After work I went out back with a lawn chair to clear my head and watch the clouds. There was a flat spot to put my beer glass on a stump, from the plum tree we had taken out last fall. I blipped out for a second and saw myself sitting there and thought how lucky we are, this is our yard. And the waving branches, the dog chewing her bone, the cat scampering by to climb something. It felt like a poem, in a sense.
I’d spent half the day reading about machine learning, deep learning, virtual machines, ways in which to categorize data as structured, unstructured, semi-structured. Data clusters, machine clusters. There seemed an order to it all, and it drew me in. It struck me how much is going on I’m not aware of.
I reworked a speech and had a couple meetings, took a walk in the morning before it got too warm. (Once I get busier at work, I’ll miss the quick, clear-your-head walks I’ve come to rely on.)
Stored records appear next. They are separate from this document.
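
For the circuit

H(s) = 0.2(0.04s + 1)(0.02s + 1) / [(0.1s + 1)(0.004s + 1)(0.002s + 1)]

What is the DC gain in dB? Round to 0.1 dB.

-14.0 dB

H(0) = 0.2 · 1 / 1 = 0.2
20 log₁₀(0.2) ≈ -13.98 dB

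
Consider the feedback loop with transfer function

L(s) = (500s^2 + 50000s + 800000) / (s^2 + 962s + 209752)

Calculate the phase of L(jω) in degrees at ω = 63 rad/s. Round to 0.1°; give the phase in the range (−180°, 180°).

Substitute s = j63:
Numerator: 500(j63)^2 + 50000(j63) + 800000 = -1184500 + j3150000
Denominator: (j63)^2 + 962(j63) + 209752 = 205783 + j60606
|N| = √(1184500² + 3150000²) ≈ 3.3653e+06, ∠N ≈ 110.61°
|D| = √(205783² + 60606²) ≈ 2.1452e+05, ∠D ≈ 16.41°
∠L = 110.61° − 16.41° = 94.20°

94.2°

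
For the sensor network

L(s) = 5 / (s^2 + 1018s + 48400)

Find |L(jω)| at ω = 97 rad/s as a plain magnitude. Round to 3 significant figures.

Substitute s = j97:
Numerator: 5 = 5 + j0
Denominator: (j97)^2 + 1018(j97) + 48400 = 38991 + j98746
|N| = √(5² + 0²) ≈ 5, ∠N ≈ 0.00°
|D| = √(38991² + 98746²) ≈ 1.0617e+05, ∠D ≈ 68.45°
|L| = 5 / 1.0617e+05 ≈ 4.7094e-05

4.71e-05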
I stopped by the store on my way home for dinner and stood in line with my basket, realizing how tired I felt. I’ll have to recondition my brain. I backed out of the lot and retrieved the empty trash/recycling cans from up the street. It was like the morning ritual in reverse, once I got home.
I checked the thermostat and changed, fed the animals, went out back with the lawn chair to watch the clouds. There were no strange shapes, though they did have that look of late summer/early fall, when the atmosphere’s clean and you can follow them across the sky.
I went down to the den to write, put on a record of some piano music by a woman from Ethiopia my friend Loren gave me for Christmas. I took my socks off and put a sweater on, and there wasn’t much to think about except rubbing the fish, and starting the potatoes.